Some unscrupulous
dealer learned that Farley had three hundred dollars--it goes to show
what has happened even when the motive of the seller could hardly be
endorsed as honest business. Well, this dealer learned that Farley had
three hundred dollars, and by means of much conviviality he induced him
to invest that amount in a pair of lots on a cut-bank in the most
outlandish place you can imagine. When Farley came to himself he was
so sick over it he moved on to the Coast, and took up his trade of
plastering.
"Well, in a couple of years things had happened. The principal thing,
so far as Farley's fortunes were concerned, was the decision of a new
transcontinental railway to build into this centre. Now it so happened
that nature or geology or topography or whatever it is that controls
such matters had decreed that the railway must cross Farley's lots.
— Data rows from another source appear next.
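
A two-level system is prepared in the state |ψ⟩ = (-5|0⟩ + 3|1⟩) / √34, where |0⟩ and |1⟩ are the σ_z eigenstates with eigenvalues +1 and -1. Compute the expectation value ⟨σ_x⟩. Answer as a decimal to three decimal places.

⟨σ_x⟩ = 2 Re(a* b)/(|a|²+|b|²) with a = -5, b = 3.
a* b = -15, so ⟨σ_x⟩ = -30/34.

-0.882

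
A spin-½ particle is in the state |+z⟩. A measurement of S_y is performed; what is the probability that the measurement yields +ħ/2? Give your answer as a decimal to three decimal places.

In the S_z basis, |+z⟩ = |↑⟩ and |+y⟩ = (|↑⟩ + i|↓⟩)/√2.
|⟨+y|+z⟩|² = 1/2.

0.500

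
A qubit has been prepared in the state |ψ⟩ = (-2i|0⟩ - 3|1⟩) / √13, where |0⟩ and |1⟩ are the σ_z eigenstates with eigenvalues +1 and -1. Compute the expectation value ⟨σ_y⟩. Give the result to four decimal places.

⟨σ_y⟩ = 2 Im(a* b)/(|a|²+|b|²) with a = -2i, b = -3.
a* b = -6i, so ⟨σ_y⟩ = -12/13.

-0.9231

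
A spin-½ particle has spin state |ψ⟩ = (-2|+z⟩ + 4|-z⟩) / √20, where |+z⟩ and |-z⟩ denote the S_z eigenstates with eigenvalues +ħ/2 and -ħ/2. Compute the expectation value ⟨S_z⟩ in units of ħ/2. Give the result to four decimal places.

⟨σ_z⟩ = |a|² - |b|² divided by |a|²+|b|², with a, b the |+z⟩, |-z⟩ amplitudes.
= (4 - 16)/20 = -12/20.
⟨S_z⟩ = (ħ/2)·⟨σ_z⟩.

-0.6000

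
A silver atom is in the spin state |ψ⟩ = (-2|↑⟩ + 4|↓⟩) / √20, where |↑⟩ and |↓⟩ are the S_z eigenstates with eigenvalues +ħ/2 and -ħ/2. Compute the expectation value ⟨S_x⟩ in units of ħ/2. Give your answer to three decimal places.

⟨σ_x⟩ = 2 Re(a* b)/(|a|²+|b|²) with a = -2, b = 4.
a* b = -8, so ⟨σ_x⟩ = -16/20.
⟨S_x⟩ = (ħ/2)·⟨σ_x⟩.

-0.800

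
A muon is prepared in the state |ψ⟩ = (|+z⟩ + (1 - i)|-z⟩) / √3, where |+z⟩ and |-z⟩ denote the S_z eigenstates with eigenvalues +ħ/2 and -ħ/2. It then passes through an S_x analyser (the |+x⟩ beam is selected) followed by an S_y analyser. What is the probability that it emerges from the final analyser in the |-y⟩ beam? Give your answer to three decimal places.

0.417

First analyser (S_x): P(|+x⟩) = |⟨+x|ψ⟩|² = 5/6.
After stage 1 the state is |+x⟩; P(|-y⟩) = |⟨-y|+x⟩|² = 1/2.
Joint probability = 5/6 × 1/2 = 0.417.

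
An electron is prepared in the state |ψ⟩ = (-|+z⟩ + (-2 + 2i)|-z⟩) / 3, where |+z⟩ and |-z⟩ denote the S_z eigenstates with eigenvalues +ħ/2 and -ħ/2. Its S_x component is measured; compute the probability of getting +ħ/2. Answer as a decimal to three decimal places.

0.722

|+x⟩ = (|+z⟩ + |-z⟩)/√2, so ⟨+x|ψ⟩ = (-3 + 2i) / (√2·3).
P = |-3 + 2i|² / 18 = 13/18.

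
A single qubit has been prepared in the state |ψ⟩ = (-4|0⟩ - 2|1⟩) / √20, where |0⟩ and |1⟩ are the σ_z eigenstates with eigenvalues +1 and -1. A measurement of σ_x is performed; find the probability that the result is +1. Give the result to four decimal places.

0.9000

|+x⟩ = (|0⟩ + |1⟩)/√2, so ⟨+x|ψ⟩ = (-6) / (√2·√20).
P = |-6|² / 40 = 36/40.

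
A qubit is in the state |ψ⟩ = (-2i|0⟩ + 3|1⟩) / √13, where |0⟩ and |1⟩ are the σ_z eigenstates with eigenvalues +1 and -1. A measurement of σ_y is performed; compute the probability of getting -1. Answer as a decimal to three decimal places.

|-y⟩ = (|0⟩ - i|1⟩)/√2, so ⟨-y|ψ⟩ = (i) / (√2·√13).
P = |i|² / 26 = 1/26.

0.038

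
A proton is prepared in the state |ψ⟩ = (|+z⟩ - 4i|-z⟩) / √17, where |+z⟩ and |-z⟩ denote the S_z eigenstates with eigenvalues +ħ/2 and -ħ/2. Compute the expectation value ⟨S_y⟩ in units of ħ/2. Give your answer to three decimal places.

⟨σ_y⟩ = 2 Im(a* b)/(|a|²+|b|²) with a = 1, b = -4i.
a* b = -4i, so ⟨σ_y⟩ = -8/17.
⟨S_y⟩ = (ħ/2)·⟨σ_y⟩.

-0.471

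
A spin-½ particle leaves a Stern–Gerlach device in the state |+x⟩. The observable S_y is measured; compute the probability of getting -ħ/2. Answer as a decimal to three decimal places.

In the S_z basis, |+x⟩ = (|+z⟩ + |-z⟩)/√2 and |-y⟩ = (|+z⟩ - i|-z⟩)/√2.
|⟨-y|+x⟩|² = 1/2.

0.500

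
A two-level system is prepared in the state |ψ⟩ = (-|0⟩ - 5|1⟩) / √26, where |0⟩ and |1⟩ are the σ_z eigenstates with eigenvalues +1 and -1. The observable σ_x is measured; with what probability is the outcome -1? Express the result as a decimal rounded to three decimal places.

|-x⟩ = (|0⟩ - |1⟩)/√2, so ⟨-x|ψ⟩ = (4) / (√2·√26).
P = |4|² / 52 = 16/52.

0.308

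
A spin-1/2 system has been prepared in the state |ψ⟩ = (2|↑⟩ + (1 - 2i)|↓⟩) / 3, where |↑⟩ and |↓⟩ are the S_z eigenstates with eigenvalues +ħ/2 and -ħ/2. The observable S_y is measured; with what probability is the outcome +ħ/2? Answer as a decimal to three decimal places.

|+y⟩ = (|↑⟩ + i|↓⟩)/√2, so ⟨+y|ψ⟩ = (-i) / (√2·3).
P = |-i|² / 18 = 1/18.

0.056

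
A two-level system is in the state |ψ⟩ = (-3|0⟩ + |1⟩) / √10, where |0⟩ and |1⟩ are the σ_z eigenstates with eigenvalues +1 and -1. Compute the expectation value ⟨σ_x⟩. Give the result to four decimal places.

-0.6000

⟨σ_x⟩ = 2 Re(a* b)/(|a|²+|b|²) with a = -3, b = 1.
a* b = -3, so ⟨σ_x⟩ = -6/10.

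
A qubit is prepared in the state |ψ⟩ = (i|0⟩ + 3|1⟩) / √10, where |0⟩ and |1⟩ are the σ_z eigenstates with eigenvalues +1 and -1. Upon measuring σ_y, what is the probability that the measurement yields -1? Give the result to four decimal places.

|-y⟩ = (|0⟩ - i|1⟩)/√2, so ⟨-y|ψ⟩ = (4i) / (√2·√10).
P = |4i|² / 20 = 16/20.

0.8000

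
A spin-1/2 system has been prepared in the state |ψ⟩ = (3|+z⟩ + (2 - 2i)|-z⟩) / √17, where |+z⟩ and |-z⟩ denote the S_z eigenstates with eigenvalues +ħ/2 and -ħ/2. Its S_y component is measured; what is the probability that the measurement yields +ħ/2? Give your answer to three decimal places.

|+y⟩ = (|+z⟩ + i|-z⟩)/√2, so ⟨+y|ψ⟩ = (1 - 2i) / (√2·√17).
P = |1 - 2i|² / 34 = 5/34.

0.147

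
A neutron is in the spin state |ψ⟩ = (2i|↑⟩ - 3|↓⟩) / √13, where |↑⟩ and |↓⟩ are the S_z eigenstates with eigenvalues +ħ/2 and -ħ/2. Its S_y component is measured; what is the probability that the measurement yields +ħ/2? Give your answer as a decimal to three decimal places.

|+y⟩ = (|↑⟩ + i|↓⟩)/√2, so ⟨+y|ψ⟩ = (5i) / (√2·√13).
P = |5i|² / 26 = 25/26.

0.962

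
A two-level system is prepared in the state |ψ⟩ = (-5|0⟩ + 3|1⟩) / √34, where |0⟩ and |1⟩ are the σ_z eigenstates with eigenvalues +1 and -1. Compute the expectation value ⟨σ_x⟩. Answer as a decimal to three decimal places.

-0.882

⟨σ_x⟩ = 2 Re(a* b)/(|a|²+|b|²) with a = -5, b = 3.
a* b = -15, so ⟨σ_x⟩ = -30/34.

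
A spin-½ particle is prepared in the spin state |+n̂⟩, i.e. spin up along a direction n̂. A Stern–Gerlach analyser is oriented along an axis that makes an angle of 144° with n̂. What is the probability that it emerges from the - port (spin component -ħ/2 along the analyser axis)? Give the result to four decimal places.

0.9045

For spin-½, the probability of finding spin-up along an axis at angle θ to the initial spin direction is cos²(θ/2); spin-down is sin²(θ/2).
θ = 144°, so P = sin²(72°) ≈ 0.9045.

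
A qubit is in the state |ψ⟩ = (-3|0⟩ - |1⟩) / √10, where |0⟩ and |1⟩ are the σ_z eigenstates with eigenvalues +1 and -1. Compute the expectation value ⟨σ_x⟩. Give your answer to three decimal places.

⟨σ_x⟩ = 2 Re(a* b)/(|a|²+|b|²) with a = -3, b = -1.
a* b = 3, so ⟨σ_x⟩ = 6/10.

0.600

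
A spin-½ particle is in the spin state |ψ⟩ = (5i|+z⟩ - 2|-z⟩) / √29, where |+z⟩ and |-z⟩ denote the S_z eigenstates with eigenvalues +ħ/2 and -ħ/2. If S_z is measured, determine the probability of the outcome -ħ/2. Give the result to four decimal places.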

There was no other way in. It became the duty of Conward & Elden to
buy those lots. We ascertained his address and wired him an offer of
two thousand dollars. There was no time to lose, and we felt that that
offer would cinch it. But we had overlooked the fact that Farley was
Scotch. Did he accept our offer? He did not. He reasoned like this:
'If I am worth two thousand dollars I can afford a little holiday.' So
he threw up his job and in a couple of days he walked into our office.
Would he listen to reason? He would not. He knew that an eagle would
scarcely choose his property as a building site.